2.1 Le trouble oppositionnel avec provocation TOP

Prévalence de 1 à 11% chez les adolescents, avec là encore une nette prédominence masculine ( 1,4 garçons > 1 fille). Le trouble apparaît en général pendant l' enfance, au moment de l’entrée à l’école.

Les adolescents présentant ce trouble ont souvent en co-morbidité un TDAH, ou un abus de substance toxiques. Le TOP précède l’apparition du Trouble des Conduites pour ceux qui vont le développer.

Facteurs de risques :

  • histoire de vie marquée par la succession de figures parentales et de ruptures;
  • famille où il est constatée de la négligence, ou des règles éducatives inconsistantes et ambivalentes, ou au contraire trop rigoureuses et rigides;
  • tempérament très réactif, intolérant à la frustration

2.2 Le trouble hyperkynétique ou TDA/H

Prévalence de 3 à 7% (moyenne de 5%) des enfants et adolescents d’âge scolaire, avec une prédominance masculine ( 2 à 4 garçons pour 1 fille). Le trouble débute parfois à l’âge de la marche mais doit être diagnostiqué plus tard car l’agitation psychomotrice est très fréquente à cet âge.
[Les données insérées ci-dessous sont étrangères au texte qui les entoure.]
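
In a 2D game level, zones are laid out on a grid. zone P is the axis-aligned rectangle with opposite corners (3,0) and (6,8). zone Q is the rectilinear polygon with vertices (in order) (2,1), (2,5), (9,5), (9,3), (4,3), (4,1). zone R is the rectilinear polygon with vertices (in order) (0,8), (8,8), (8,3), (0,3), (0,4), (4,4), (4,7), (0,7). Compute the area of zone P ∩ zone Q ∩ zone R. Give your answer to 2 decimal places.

The intersection is the polygon with vertices (4,3), (3,3), (3,4), (4,4), (4,5), (6,5), (6,3).
By the shoelace formula its area is 5.00.

5.00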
Le trouble peut être diagnostiqué tardivement selon son environnement, selon les autres troubles comorbides qui motivent la demande, et selon ses propres capacités de compensation. Les filles sont plus sujettes à la forme clinique sans hyperactivité, avec l’inattention prédominante.

Comorbidités : sont souvent retrouvées, chez à peut-près 80 % des patients atteint de TDA/H :

  • troubles des apprentissages (50 à 80%),
  • trouble anxieux (33%),
  • trouble thymique –épisode dépressif, dysrégulation émotionnelle-,
  • trouble oppositionnel avec provocation (50% des formes mixtes de TDAH) ou trouble des conduites (25% des formes mixtes),
  • Tics, syndrôme de Gilles de la Tourette,
  • addictions chez les ados et adultes TDAH,
  • TOC

Les facteurs de risques : - la naissance prématurée avec un petit poids de naissance (<1,5 kg) multiplie le risque par 2 à 3 ; - fumer pendant la grossesse ; - consommation d’alcool pendant la grossesse ; - trajectoires de vie difficiles pendant la petite enfance : abus, négligence éducative et affective, maltraitance, placement en foyer, …

2.3 Le trouble des conduites TC

Prévalence de 1 à 10 %, avec une nette prédominance masculine (3-4 garçons pour 1 fille). Le trouble apparaît pendant l’enfance, possible dès l’entrée en maternelle il se révelle progressivement entre la moyenne enfance mais surtout au milieu de l’adolescence, avant l’âge de 16 ans. Les enfants débutent un TC très souvent en présentant les symptômes d’un TOP.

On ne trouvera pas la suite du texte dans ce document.